Mindy: Yeah. That’s the last check that you write to your student loans. I’m assuming the last check you write to your mortgage, although I’ve never paid one off. The last check you write is like the happiest check ever. Just well, I guess you probably don’t write checks. You probably do it online. But I wrote a physical check because the Internet didn’t exist when I paid off my husband’s student loans. And I wrote out a check and I was like, “Whew, last check. Yay.” So yes, it is very freeing to be out of debt. Scott, so we get out of here today?
Scott: Well, two things [crosstalk 00:51:36]-
Scott: … before we get out of here. One is, we mentioned in the intro, but I want to just kind of show that her success here was compounded by the fact that she’s a single mom. She didn’t mention that a single time during the interview, but I do want to say that, hey, Kudos to her for also kind of overcoming child care and all those other obstacles that come along with being a single mom and achieving this over the last two years. Then second, we mentioned earlier in the show that she emailed me with her financial situation and asked, looking for some advice. I want to clarify that before I get a huge flood of emails from everybody who listened through this. From time to time, people do just send me an email and it’s got an entire financial situation with lots of detail and it’s a rather lengthy email. And while I tried to respond to these as best I can, that can put me in a little bit of a difficult situation sometimes.

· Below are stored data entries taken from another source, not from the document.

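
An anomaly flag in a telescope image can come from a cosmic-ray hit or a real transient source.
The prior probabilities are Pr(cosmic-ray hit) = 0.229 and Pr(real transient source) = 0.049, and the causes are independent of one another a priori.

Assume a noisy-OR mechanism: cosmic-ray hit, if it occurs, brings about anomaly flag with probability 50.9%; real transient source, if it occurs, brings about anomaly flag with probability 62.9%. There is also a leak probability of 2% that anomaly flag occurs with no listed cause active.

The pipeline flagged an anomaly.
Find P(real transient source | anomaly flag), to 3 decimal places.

Under noisy-OR, P(anomaly flag | causes) = 1 − (1−0.02)·∏(1−qᵢ) over the active causes.
For the numerator, keep only real transient source=true terms: 0.024043 + 0.009218 = 0.033261
The normalizing constant is 0.02·0.771·0.951 + 0.63642·0.771·0.049 + 0.51882·0.229·0.951 + 0.821482·0.229·0.049 = 0.160913
Posterior = 0.033261 / 0.160913 ≈ 0.207

P(real transient source | anomaly flag) ≈ 0.207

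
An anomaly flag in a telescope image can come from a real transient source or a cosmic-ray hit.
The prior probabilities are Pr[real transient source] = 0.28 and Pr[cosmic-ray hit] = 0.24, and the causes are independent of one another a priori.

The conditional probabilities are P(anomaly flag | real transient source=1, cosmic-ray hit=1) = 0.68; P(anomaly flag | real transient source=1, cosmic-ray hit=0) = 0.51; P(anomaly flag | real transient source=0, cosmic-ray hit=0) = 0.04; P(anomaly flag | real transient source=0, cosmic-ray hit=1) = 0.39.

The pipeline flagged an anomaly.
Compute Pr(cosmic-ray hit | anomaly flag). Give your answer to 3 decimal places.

P(anomaly flag) = 0.04×0.72×0.76 + 0.39×0.72×0.24 + 0.51×0.28×0.76 + 0.68×0.28×0.24 = 0.021888 + 0.067392 + 0.108528 + 0.045696 = 0.243504
Of this, 0.113088 comes from 0.067392 + 0.045696 (the cosmic-ray hit=true cases).
Hence the posterior is 0.113088/0.243504 ≈ 0.464.

Pr(cosmic-ray hit | anomaly flag) ≈ 0.464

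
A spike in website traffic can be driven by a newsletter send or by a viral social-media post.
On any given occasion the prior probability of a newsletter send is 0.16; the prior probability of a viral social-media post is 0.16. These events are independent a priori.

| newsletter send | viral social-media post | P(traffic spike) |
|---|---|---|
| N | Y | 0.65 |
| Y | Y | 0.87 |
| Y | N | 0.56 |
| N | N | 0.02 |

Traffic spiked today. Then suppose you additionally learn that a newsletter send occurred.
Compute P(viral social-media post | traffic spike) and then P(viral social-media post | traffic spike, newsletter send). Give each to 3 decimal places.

P(viral social-media post | traffic spike) ≈ 0.551; P(viral social-media post | traffic spike, newsletter send) ≈ 0.228

P(traffic spike) = 0.02·0.84·0.84 + 0.65·0.84·0.16 + 0.56·0.16·0.84 + 0.87·0.16·0.16 = 0.014112 + 0.087360 + 0.075264 + 0.022272 = 0.199008
Restricting to configurations with viral social-media post present: 0.087360 + 0.022272 = 0.109632.
Hence the posterior is 0.109632/0.199008 ≈ 0.551.

Now also conditioning on newsletter send=true:
Sum P(traffic spike|·) weighted by the priors over both values of viral social-media post:
  P(traffic spike | newsletter send) = 0.56×0.84 + 0.87×0.16
        = 0.470400 + 0.139200 = 0.609600
Keeping only the viral social-media post-present terms gives 0.139200, so
  P(viral social-media post | traffic spike, newsletter send) = 0.139200 / 0.609600 ≈ 0.228
Conditioning on newsletter send lowers the posterior on viral social-media post: the classic explaining-away effect in a common-effect structure.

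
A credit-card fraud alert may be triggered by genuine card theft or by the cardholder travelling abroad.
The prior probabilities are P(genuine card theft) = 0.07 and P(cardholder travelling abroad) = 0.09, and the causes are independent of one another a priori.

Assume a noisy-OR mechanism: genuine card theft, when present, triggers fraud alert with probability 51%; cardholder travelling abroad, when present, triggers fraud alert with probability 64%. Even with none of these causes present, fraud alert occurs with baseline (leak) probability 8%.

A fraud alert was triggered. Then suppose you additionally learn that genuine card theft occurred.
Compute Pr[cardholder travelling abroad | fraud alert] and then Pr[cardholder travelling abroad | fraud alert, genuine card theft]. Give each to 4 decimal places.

Pr[cardholder travelling abroad | fraud alert] ≈ 0.3736; Pr[cardholder travelling abroad | fraud alert, genuine card theft] ≈ 0.1311

Under noisy-OR, P(fraud alert | causes) = 1 − (1−0.08)·∏(1−qᵢ) over the active causes.
P(fraud alert) = 0.08*0.93*0.91 + 0.6688*0.93*0.09 + 0.5492*0.07*0.91 + 0.837712*0.07*0.09 = 0.067704 + 0.055979 + 0.034984 + 0.005278 = 0.163945
Of this, 0.061257 comes from 0.055979 + 0.005278 (the cardholder travelling abroad=true cases).
Hence the posterior is 0.061257/0.163945 ≈ 0.3736.

With the extra evidence:
Enumerate both values of cardholder travelling abroad and weight by the priors:
  P(fraud alert | genuine card theft) = 0.5492·0.91 + 0.837712·0.09
        = 0.499772 + 0.075394 = 0.575166
Configurations with cardholder travelling abroad contribute 0.075394, so
  P(cardholder travelling abroad | fraud alert, genuine card theft) = 0.075394 / 0.575166 ≈ 0.1311
— genuine card theft explains away the evidence for cardholder travelling abroad.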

So if, if you’re going to email me and reach out looking for advice, I’m always happy to chat [email protected] But I would appreciate a maybe short or succinct 100 word or less email that kind of maybe asked a specific question rather than kind of maybe an open ended question or that sort of thing. Ashley did a really good job and gave me very specific circumstances and a specific questions which made answering your email great. But just want to throw that out there, as I know that was a contextual part of this podcast episode, before I get lots of email, a flood of book long emails that have lots of detail that will be difficult for me to respond to.
Mindy: Yeah. I think that’s nice. Now shall we get out of here, Scott?
Scott: Let’s get out of here.
Mindy: Okay. From episode 88 of the BiggerPockets Money Podcast, he is Scott and I am Mindy and we will see you later alligator.